Current guidelines recommend the 4 T score for suspicion of HIT and for the decision about alternative anticoagulation [23]. Consistent with a recent meta-analysis, the positive predictive value of the 4 T score for HIT was moderate and the majority of patients with confirmed HIT had only an intermediate risk score [12]. Additionally, the positive predictive value of positive PF4/heparin IgG ELISA was also low. These tests often detect antibodies, which may not necessarily be the cause of the clinical symptoms of HIT [24],[25]. Therefore, even with careful application of the 4 T score and HIT ELISA testing, a subsequent platelet activation assay is indispensable to prove or rule out HIT in critically ill patients.

Limitations of the trial

This is a single-center trial, conducted pragmatically close to clinical routine in a limited number of critically ill surgical patients. Therefore, our data may not be used to generalize the effects on other patient populations. The early termination of the trial is, however, a major limitation. Nevertheless, data on the safe and appropriate application of argatroban are important for the treatment of surgical patients because this population is at highest risk for bleeding. With regard to the comparable aPTTs in both groups, we consider the dosing regimens clinically appropriate for critically ill surgical patients.
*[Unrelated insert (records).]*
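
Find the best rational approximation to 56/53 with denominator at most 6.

Expand x = 56/53 as a continued fraction with the Euclidean algorithm:
  56 = 1*53 + 3, so a_0 = 1.
  53 = 17*3 + 2, so a_1 = 17.
  3 = 1*2 + 1, so a_2 = 1.
  2 = 2*1 + 0, so a_3 = 2.
so x = [1; 17, 1, 2].
Convergents (p_i = a_i*p_{i-1} + p_{i-2}, q_i = a_i*q_{i-1} + q_{i-2} with p_{-2}=0, p_{-1}=1, q_{-2}=1, q_{-1}=0), until the denominator exceeds 6:
  i=0: a_0=1, p_0 = 1*1 + 0 = 1, q_0 = 1*0 + 1 = 1.
  i=1: a_1=17, p_1 = 17*1 + 1 = 18, q_1 = 17*1 + 0 = 17.
q_1 = 17 > 6, so the last convergent with denominator <= 6 is p_0/q_0 = 1/1.
The closest fraction with denominator <= 6 is either p_0/q_0 or the intermediate fraction (k*p_0 + p_{-1})/(k*q_0 + q_{-1}) with the largest k >= 1 whose denominator stays <= 6; these approach x as k grows, and every other convergent or intermediate fraction in range is farther away.
Largest k: floor((6 - q_{-1})/q_0) = floor((6 - 0)/1) = 6 (using the seeds p_{-1} = 1, q_{-1} = 0).
That gives (6*1 + 1)/(6*1 + 0) = 7/6.
Compare the errors: |x - 1/1| = |56*1 - 1*53|/(53*1) = 3/53, and |x - 7/6| = |56*6 - 7*53|/(53*6) = 35/318.
Cross-multiplying, 3*318 = 954 < 1855 = 35*53, so 3/53 is smaller: the convergent 1/1 is closer to x than 7/6.

1/1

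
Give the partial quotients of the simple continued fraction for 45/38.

Run the Euclidean algorithm on 45 and 38; the successive quotients are the partial quotients a_0, a_1, ... (each step inverts the fractional part left over by the previous one):
  45 = 1*38 + 7, so a_0 = 1.
  38 = 5*7 + 3, so a_1 = 5.
  7 = 2*3 + 1, so a_2 = 2.
  3 = 3*1 + 0, so a_3 = 3.
The remainder reaches 0 after 4 divisions, so the expansion has 4 partial quotients, read off in order.

[1; 5, 2, 3]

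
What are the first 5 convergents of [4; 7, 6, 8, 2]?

4/1, 29/7, 178/43, 1453/351, 3084/745

Using the convergent recurrence p_i = a_i*p_{i-1} + p_{i-2}, q_i = a_i*q_{i-1} + q_{i-2} with p_{-2}=0, p_{-1}=1, q_{-2}=1, q_{-1}=0:
  i=0: a_0=4, p_0 = 4*1 + 0 = 4, q_0 = 4*0 + 1 = 1.
  i=1: a_1=7, p_1 = 7*4 + 1 = 29, q_1 = 7*1 + 0 = 7.
  i=2: a_2=6, p_2 = 6*29 + 4 = 178, q_2 = 6*7 + 1 = 43.
  i=3: a_3=8, p_3 = 8*178 + 29 = 1453, q_3 = 8*43 + 7 = 351.
  i=4: a_4=2, p_4 = 2*1453 + 178 = 3084, q_4 = 2*351 + 43 = 745.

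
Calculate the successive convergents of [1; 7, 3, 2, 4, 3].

Using the convergent recurrence p_i = a_i*p_{i-1} + p_{i-2}, q_i = a_i*q_{i-1} + q_{i-2} with p_{-2}=0, p_{-1}=1, q_{-2}=1, q_{-1}=0:
  i=0: a_0=1, p_0 = 1*1 + 0 = 1, q_0 = 1*0 + 1 = 1.
  i=1: a_1=7, p_1 = 7*1 + 1 = 8, q_1 = 7*1 + 0 = 7.
  i=2: a_2=3, p_2 = 3*8 + 1 = 25, q_2 = 3*7 + 1 = 22.
  i=3: a_3=2, p_3 = 2*25 + 8 = 58, q_3 = 2*22 + 7 = 51.
  i=4: a_4=4, p_4 = 4*58 + 25 = 257, q_4 = 4*51 + 22 = 226.
  i=5: a_5=3, p_5 = 3*257 + 58 = 829, q_5 = 3*226 + 51 = 729.

1/1, 8/7, 25/22, 58/51, 257/226, 829/729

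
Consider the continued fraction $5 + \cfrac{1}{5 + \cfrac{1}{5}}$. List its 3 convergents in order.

5/1, 26/5, 135/26

Using the convergent recurrence p_i = a_i*p_{i-1} + p_{i-2}, q_i = a_i*q_{i-1} + q_{i-2} with p_{-2}=0, p_{-1}=1, q_{-2}=1, q_{-1}=0:
  i=0: a_0=5, p_0 = 5*1 + 0 = 5, q_0 = 5*0 + 1 = 1.
  i=1: a_1=5, p_1 = 5*5 + 1 = 26, q_1 = 5*1 + 0 = 5.
  i=2: a_2=5, p_2 = 5*26 + 5 = 135, q_2 = 5*5 + 1 = 26.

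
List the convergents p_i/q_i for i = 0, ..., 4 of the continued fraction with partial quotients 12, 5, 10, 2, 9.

12/1, 61/5, 622/51, 1305/107, 12367/1014

Using the convergent recurrence p_i = a_i*p_{i-1} + p_{i-2}, q_i = a_i*q_{i-1} + q_{i-2} with p_{-2}=0, p_{-1}=1, q_{-2}=1, q_{-1}=0:
  i=0: a_0=12, p_0 = 12*1 + 0 = 12, q_0 = 12*0 + 1 = 1.
  i=1: a_1=5, p_1 = 5*12 + 1 = 61, q_1 = 5*1 + 0 = 5.
  i=2: a_2=10, p_2 = 10*61 + 12 = 622, q_2 = 10*5 + 1 = 51.
  i=3: a_3=2, p_3 = 2*622 + 61 = 1305, q_3 = 2*51 + 5 = 107.
  i=4: a_4=9, p_4 = 9*1305 + 622 = 12367, q_4 = 9*107 + 51 = 1014.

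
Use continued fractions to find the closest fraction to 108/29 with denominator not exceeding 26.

Expand x = 108/29 as a continued fraction with the Euclidean algorithm:
  108 = 3*29 + 21, so a_0 = 3.
  29 = 1*21 + 8, so a_1 = 1.
  21 = 2*8 + 5, so a_2 = 2.
  8 = 1*5 + 3, so a_3 = 1.
  5 = 1*3 + 2, so a_4 = 1.
  3 = 1*2 + 1, so a_5 = 1.
  2 = 2*1 + 0, so a_6 = 2.
so x = [3; 1, 2, 1, 1, 1, 2].
Convergents (p_i = a_i*p_{i-1} + p_{i-2}, q_i = a_i*q_{i-1} + q_{i-2} with p_{-2}=0, p_{-1}=1, q_{-2}=1, q_{-1}=0), until the denominator exceeds 26:
  i=0: a_0=3, p_0 = 3*1 + 0 = 3, q_0 = 3*0 + 1 = 1.
  i=1: a_1=1, p_1 = 1*3 + 1 = 4, q_1 = 1*1 + 0 = 1.
  i=2: a_2=2, p_2 = 2*4 + 3 = 11, q_2 = 2*1 + 1 = 3.
  i=3: a_3=1, p_3 = 1*11 + 4 = 15, q_3 = 1*3 + 1 = 4.
  i=4: a_4=1, p_4 = 1*15 + 11 = 26, q_4 = 1*4 + 3 = 7.
  i=5: a_5=1, p_5 = 1*26 + 15 = 41, q_5 = 1*7 + 4 = 11.
  i=6: a_6=2, p_6 = 2*41 + 26 = 108, q_6 = 2*11 + 7 = 29.
q_6 = 29 > 26, so the last convergent with denominator <= 26 is p_5/q_5 = 41/11.
The closest fraction with denominator <= 26 is either p_5/q_5 or the intermediate fraction (k*p_5 + p_4)/(k*q_5 + q_4) with the largest k >= 1 whose denominator stays <= 26; these approach x as k grows, and every other convergent or intermediate fraction in range is farther away.
Largest k: floor((26 - q_4)/q_5) = floor((26 - 7)/11) = 1.
That gives (1*41 + 26)/(1*11 + 7) = 67/18.
Compare the errors: |x - 41/11| = |108*11 - 41*29|/(29*11) = 1/319, and |x - 67/18| = |108*18 - 67*29|/(29*18) = 1/522.
Cross-multiplying, 1*319 = 319 < 522 = 1*522, so 1/522 is smaller: the intermediate fraction 67/18 is closer to x than 41/11.

67/18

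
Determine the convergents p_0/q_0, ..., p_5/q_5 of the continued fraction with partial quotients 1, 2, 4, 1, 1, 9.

Using the convergent recurrence p_i = a_i*p_{i-1} + p_{i-2}, q_i = a_i*q_{i-1} + q_{i-2} with p_{-2}=0, p_{-1}=1, q_{-2}=1, q_{-1}=0:
  i=0: a_0=1, p_0 = 1*1 + 0 = 1, q_0 = 1*0 + 1 = 1.
  i=1: a_1=2, p_1 = 2*1 + 1 = 3, q_1 = 2*1 + 0 = 2.
  i=2: a_2=4, p_2 = 4*3 + 1 = 13, q_2 = 4*2 + 1 = 9.
  i=3: a_3=1, p_3 = 1*13 + 3 = 16, q_3 = 1*9 + 2 = 11.
  i=4: a_4=1, p_4 = 1*16 + 13 = 29, q_4 = 1*11 + 9 = 20.
  i=5: a_5=9, p_5 = 9*29 + 16 = 277, q_5 = 9*20 + 11 = 191.

1/1, 3/2, 13/9, 16/11, 29/20, 277/191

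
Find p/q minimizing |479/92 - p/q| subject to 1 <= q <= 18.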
The comparably low filter life-times measured in this trial might not only relate to the systemic anticoagulation, but are also influenced by other factors, such as filter area, blood flow and filtration fraction. Thus, we are not promoting our renal replacement strategy but provide a comparison of argatroban and lepirudin under the same premises. Further research is needed to address ways to improve filter patency in patients with HIT requiring continuous renal replacement therapy.

Conclusions

Argatroban and lepirudin provide equally effective anticoagulation in critically ill surgical patients requiring continuous renal replacement therapy. In patients receiving lepirudin compared to argatroban, we observed a significantly higher incidence of clinically relevant bleeding complications. Accordingly, the results of our trial support the use of argatroban in patients with clinically suspected or confirmed HIT, who require continuous intravenous anticoagulation.

Key messages

In critically patients, suspected of heparin-induced thrombocytopenia undergoing continuous renal replacement therapy, filter-life time is comparable between argatroban and lepirudin.

Argatroban is associated with a lower risk of bleeding in critically ill patients.